Perhaps an algorithmic visualization of the overlap in coverage across many news outlets. If you see the same sources in all left-leaning outlets but only 2% of right-leaning that might allow some conclusions to be drawn. You could even create similarity word vectors and cluster around common themes. Granted this kind of comparison is beyond the ability of a single journalist but well within the ability of an organization like the Knight Foundation. Over time, you could place each article on a left-right continuum based on which outlets wrote it. I'm half-joking about that last comment.

Steve Myers's picture
Steve Myers
Fri, 2010-09-24 04:43

This is interesting. I think there's potential in a broad look at what sources are used in what types of media.

Chris Nicholson's picture
Chris Nicholson
Thu, 2010-09-23 20:55

I read the NY Times occasionally and admire it's journalistic zeal (hence the reason I was very impressed with Steve Myers approach). I almost went down the same route, by using a similar article from the NY Times (or The Guardian UK or the BBC UK), but figured I'd do something a bit differently - by choosing a piece of journalism that wasn't as well-structured and well-written.
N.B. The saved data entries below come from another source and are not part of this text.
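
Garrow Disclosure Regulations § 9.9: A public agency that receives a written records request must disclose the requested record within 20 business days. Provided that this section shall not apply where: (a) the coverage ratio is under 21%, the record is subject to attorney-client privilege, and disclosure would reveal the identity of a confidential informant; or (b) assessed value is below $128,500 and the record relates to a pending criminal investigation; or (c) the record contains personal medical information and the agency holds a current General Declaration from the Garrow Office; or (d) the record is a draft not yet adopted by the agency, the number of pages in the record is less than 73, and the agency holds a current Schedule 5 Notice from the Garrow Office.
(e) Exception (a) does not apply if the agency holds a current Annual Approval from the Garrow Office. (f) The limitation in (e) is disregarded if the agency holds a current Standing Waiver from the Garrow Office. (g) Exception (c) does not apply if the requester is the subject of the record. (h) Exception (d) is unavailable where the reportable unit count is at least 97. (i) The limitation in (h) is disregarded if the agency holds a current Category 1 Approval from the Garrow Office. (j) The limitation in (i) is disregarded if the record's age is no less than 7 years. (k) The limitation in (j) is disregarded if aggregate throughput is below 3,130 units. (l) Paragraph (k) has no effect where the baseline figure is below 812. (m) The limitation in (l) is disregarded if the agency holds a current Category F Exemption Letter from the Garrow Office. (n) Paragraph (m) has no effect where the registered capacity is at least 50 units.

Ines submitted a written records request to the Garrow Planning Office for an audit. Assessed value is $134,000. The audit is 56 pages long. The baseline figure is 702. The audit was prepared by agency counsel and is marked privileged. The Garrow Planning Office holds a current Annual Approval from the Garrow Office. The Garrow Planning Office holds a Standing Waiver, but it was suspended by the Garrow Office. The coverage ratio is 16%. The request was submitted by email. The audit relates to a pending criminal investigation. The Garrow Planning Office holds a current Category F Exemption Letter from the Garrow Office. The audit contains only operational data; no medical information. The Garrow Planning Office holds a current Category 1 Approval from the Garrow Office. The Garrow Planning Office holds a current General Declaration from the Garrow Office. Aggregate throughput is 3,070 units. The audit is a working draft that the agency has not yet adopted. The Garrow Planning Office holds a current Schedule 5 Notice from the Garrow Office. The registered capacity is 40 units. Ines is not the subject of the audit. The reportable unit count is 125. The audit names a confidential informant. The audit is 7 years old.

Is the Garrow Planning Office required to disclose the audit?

No — exception (d) applies; the Garrow Planning Office is not required to disclose the audit.

Exception (a) is satisfied on its face — the coverage ratio is 16%, under the 21% limit; the audit is privileged; the audit names a confidential informant. However, paragraphs (e)–(f) must be considered: (e) operates against (a): a current Annual Approval is held. (f) does not operate here (there is no Standing Waiver in force), so (e) stands. So (a) is unavailable.
Exception (b) does not apply: assessed value is $134,000, not below $128,500.
Exception (c) requires that the record contains personal medical information; but the audit contains only operational data, so (c) is unavailable.
Exception (d) is satisfied on its face — the audit is an unadopted draft; the number of pages in the record is 56, less than the 73 limit; a current Schedule 5 Notice is held. Considering the limiting provisions: (h) is triggered (the reportable unit count is 125, meeting the 97 threshold), but is itself disapplied by (i): (i) operates against (h): a current Category 1 Approval is held. (j) would limit (i) — the record's age is 7 years, meeting the 7 years threshold — but (k) sets (j) aside: (k) is triggered — aggregate throughput is 3,070 units, below the 3,130 units limit. (l) would limit (k) — the baseline figure is 702, below the 812 limit — but (m) sets (l) aside: (m) operates against (l): a current Category F Exemption Letter is held. (n), which would lift (m), is not triggered — the registered capacity is 40 units, short of 50 units. So (d) applies.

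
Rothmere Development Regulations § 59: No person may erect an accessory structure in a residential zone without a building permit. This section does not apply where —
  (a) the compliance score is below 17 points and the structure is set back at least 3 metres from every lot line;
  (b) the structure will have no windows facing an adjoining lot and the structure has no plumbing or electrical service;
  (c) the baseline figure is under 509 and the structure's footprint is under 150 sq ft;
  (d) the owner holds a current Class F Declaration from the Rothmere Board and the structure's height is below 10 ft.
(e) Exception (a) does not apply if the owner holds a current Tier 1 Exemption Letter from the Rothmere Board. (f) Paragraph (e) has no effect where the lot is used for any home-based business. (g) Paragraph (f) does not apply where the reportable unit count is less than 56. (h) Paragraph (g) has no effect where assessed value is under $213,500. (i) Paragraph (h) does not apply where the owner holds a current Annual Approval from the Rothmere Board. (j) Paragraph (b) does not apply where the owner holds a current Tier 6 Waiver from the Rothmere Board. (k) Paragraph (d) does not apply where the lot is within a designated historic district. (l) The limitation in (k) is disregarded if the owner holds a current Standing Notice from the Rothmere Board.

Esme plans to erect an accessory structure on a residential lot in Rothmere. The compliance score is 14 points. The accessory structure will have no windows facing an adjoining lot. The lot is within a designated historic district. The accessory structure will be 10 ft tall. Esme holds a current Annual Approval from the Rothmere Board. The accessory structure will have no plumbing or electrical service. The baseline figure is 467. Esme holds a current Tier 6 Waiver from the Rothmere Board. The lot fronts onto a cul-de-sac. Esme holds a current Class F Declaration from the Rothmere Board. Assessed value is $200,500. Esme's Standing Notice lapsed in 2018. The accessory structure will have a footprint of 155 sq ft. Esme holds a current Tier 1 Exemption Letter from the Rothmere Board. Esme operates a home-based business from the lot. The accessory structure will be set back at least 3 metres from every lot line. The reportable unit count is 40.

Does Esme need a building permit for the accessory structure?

Yes — Esme must obtain a building permit.

Exception (a) is satisfied on its face — the compliance score is 14 points, below the 17 points limit; the setback is at least 3 m on every side. But applying paragraphs (e)–(i): (e) is engaged — a current Tier 1 Exemption Letter is held. (f) is triggered (a home-based business operates on the lot), but is overridden by (g): (g) applies — the reportable unit count is 40, less than the 56 limit. (h) would limit (g) — assessed value is $200,500, under the $213,500 limit — but (i) sets (h) aside: (i) operates — a current Annual Approval is held. So (a) is unavailable.
All of (b)'s requirements are met (no windows face an adjoining lot; there is no plumbing or electrical service). But applying paragraph (j): (j) operates — a current Tier 6 Waiver is held. So (b) is unavailable.
Exception (c) fails — the structure's footprint is 155 sq ft, not under 150 sq ft.
Exception (d) does not apply: the structure's height is 10 ft, not below 10 ft.
No exception displaces § 59.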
Using Steve's system, the sources only really fall into two categories for the Express article, since many of the quotes utilised (such as the Taxpayers Alliance and Philip Davies MP) are just copied-and-pasted from older stories of a similar vein.
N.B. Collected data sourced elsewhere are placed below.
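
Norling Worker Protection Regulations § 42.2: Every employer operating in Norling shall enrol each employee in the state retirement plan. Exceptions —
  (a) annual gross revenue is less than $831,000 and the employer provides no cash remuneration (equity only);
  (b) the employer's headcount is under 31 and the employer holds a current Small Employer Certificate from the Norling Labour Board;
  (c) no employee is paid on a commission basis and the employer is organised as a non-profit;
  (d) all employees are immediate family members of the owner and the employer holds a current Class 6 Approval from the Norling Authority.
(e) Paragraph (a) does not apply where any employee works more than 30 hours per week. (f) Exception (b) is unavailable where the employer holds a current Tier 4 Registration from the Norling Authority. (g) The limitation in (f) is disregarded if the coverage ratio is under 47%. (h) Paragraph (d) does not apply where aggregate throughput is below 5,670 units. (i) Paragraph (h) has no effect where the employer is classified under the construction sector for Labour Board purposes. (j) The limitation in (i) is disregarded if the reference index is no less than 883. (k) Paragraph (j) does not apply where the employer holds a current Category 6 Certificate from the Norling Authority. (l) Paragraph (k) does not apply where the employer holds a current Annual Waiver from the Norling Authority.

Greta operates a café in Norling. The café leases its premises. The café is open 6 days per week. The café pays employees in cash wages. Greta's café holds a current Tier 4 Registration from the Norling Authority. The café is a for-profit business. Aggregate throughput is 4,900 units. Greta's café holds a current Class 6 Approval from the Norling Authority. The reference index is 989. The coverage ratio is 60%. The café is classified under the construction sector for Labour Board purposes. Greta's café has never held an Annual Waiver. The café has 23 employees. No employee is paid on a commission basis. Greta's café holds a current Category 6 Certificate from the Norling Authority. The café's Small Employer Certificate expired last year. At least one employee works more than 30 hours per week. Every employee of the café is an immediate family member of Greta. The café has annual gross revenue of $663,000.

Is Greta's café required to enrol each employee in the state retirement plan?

No — exception (d) applies; Greta's café is not required to enrol each employee in the state retirement plan.

Exception (a) does not apply: employees are paid cash wages.
Exception (b) fails — the Small Employer Certificate has expired.
Exception (c) requires that the employer is organised as a non-profit; but the employer is for-profit, so (c) is unavailable.
Exception (d) is satisfied on its face — every employee is an immediate family member; a current Class 6 Approval is held. Applying paragraphs (h)–(l): (h) would limit (d) — aggregate throughput is 4,900 units, below the 5,670 units limit — but (i) sets (h) aside: (i) operates against (h): the café is classified under the construction sector. (j) is engaged (the reference index is 989, meeting the 883 threshold), but is overridden by (k): (k) operates against (j): a current Category 6 Certificate is held. (l), which would lift (k), is not engaged — there is no Annual Waiver in force. (d) remains available.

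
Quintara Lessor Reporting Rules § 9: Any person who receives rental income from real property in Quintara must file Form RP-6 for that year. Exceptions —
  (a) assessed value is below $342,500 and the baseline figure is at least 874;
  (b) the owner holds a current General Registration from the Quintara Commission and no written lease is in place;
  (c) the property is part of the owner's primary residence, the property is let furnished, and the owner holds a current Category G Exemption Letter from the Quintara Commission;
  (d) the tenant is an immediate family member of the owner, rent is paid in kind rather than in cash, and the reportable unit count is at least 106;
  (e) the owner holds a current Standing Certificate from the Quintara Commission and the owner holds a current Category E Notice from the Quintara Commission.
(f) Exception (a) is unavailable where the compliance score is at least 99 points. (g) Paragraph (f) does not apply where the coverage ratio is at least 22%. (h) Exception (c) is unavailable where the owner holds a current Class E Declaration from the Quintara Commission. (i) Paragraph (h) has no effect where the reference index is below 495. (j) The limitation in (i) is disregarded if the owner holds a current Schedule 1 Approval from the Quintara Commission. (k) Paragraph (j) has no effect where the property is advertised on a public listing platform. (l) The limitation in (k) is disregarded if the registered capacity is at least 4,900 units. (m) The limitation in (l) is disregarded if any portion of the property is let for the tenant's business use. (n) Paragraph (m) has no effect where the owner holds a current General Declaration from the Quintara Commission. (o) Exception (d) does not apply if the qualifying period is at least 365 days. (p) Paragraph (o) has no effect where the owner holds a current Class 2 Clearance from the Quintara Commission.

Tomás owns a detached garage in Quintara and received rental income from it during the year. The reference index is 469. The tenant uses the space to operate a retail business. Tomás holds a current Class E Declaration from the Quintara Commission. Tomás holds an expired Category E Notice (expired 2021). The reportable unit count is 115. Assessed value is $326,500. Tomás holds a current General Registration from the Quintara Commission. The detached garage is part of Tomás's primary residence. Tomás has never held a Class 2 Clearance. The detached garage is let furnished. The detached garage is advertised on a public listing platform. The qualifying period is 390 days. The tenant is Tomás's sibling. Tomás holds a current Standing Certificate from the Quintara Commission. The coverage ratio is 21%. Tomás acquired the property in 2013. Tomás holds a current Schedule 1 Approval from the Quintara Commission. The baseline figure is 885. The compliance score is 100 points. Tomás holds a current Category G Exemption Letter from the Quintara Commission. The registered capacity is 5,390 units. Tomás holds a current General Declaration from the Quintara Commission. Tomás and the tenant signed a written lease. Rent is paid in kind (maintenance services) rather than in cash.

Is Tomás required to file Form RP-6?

Yes — Tomás must file Form RP-6.

Exception (a)'s conditions are all satisfied: assessed value is $326,500, below the $342,500 limit; the baseline figure is 885, meeting the 874 threshold. However, paragraphs (f)–(g) must be considered: (f) operates against (a): the compliance score is 100 points, meeting the 99 points threshold. (g) is inapplicable (the coverage ratio is 21%, short of 22%), so (f) stands. (a) is therefore removed.
Exception (b) requires that no written lease is in place; but a written lease is in place, so (b) is unavailable.
All of (c)'s requirements are met (the detached garage is part of the primary residence; the property is let furnished; a current Category G Exemption Letter is held). However, paragraphs (h)–(n) must be considered: (h) is triggered — a current Class E Declaration is held. (i) operates (the reference index is 469, below the 495 limit), but is itself disapplied by (j): (j) operates against (i): a current Schedule 1 Approval is held. (k) applies (the property is publicly advertised), but is displaced by (l): (l) operates against (k): the registered capacity is 5,390 units, meeting the 4,900 units threshold. (m) would limit (l) — the space is let for business use — but (n) sets (m) aside: (n) operates against (m): a current General Declaration is held. (c) is therefore removed.
Exception (d): the tenant is an immediate family member; rent is paid in kind; the reportable unit count is 115, meeting the 106 threshold — every condition holds. But: (o) applies — the qualifying period is 390 days, meeting the 365 days threshold. (p) is inapplicable (the Class 2 Clearance is not current), so (o) stands. So (d) is unavailable.
Exception (e) does not apply: the Category E Notice is not current.
Every exception is unavailable, so the rule governs.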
Opinion, belief or analysis (anything other than a fact)
Identifiable source (but with quote rejigged)

Mariano Blejman's picture
Mariano Blejman
Fri, 2010-09-24 05:02

Hi,
It's been an absolutly difficult week here in Argentina, I couldn't participate too much, and I missed the wensday chat. but I have been obssesivly reading all your posts and links. Anyway, I am still keep going. I need, if some one can help me, define "reasonable lenght" and how long do you think the work will get in characters posted into the page? I haven't picked up an article yet, but I think that If I pick up an spanish story, I won't be able to share my excercise with you. Other question is "When does this week ends? When is the dead line? Sorry to post all this basics questions...

David Medinets's picture
David Medinets
Fri, 2010-09-24 05:27

Excellent questions. If you pick a fairly short Spanish article we can translate it using a tool like http://babelfish.yahoo.com/. That might be an interesting twist on the assignment.

Michael Roberts's picture
Michael Roberts
Mon, 2010-10-04 19:23

Hey, all, I've been insanely busy with the paying work, and it's just today letting up (well - I slept on the weekend, it was refreshing). Mariano, if the article is short-ish, I'll translate it. It's what I do for the paying work anyway, so I'm fast.

Rick Martin's picture
Rick Martin
Fri, 2010-09-24 06:30

Here comes the story of the Hurricane: http://1rick.com/project/igor (so far, anyway)

After seeing this video round-up by the CBC, I whipped up a map of hurricane videos using Spreadsheet to CSV to Google Fusion Tables. Not the most elegant solution, but after failed attempts in other formats, this worked ok.

I'm thinking about taking this chunk of wind and rainfall data and visualizing it somehow as well.

Phillip Smith's picture
Phillip Smith
Mon, 2010-10-11 18:11

Here comes the story of the Hurricane: http://1rick.com/project/igor (so far, anyway)

Rick: Very interesting. I'm going to mention this on today's lecture. :)

Michael Roberts's picture
Michael Roberts
Mon, 2010-10-04 19:25

I think in general URLs aren't going to be helpful for this sort of thing. This is a classic case of textual analysis. The tools are research-worthy, i.e. not mature. We're on the verge of really interesting possibilities in this area, though.

However, if you are looking at URLs, don't use regexps! Use Perl and HTML::TreeBuilder. It has a real live parser and will give you a lot better resilience.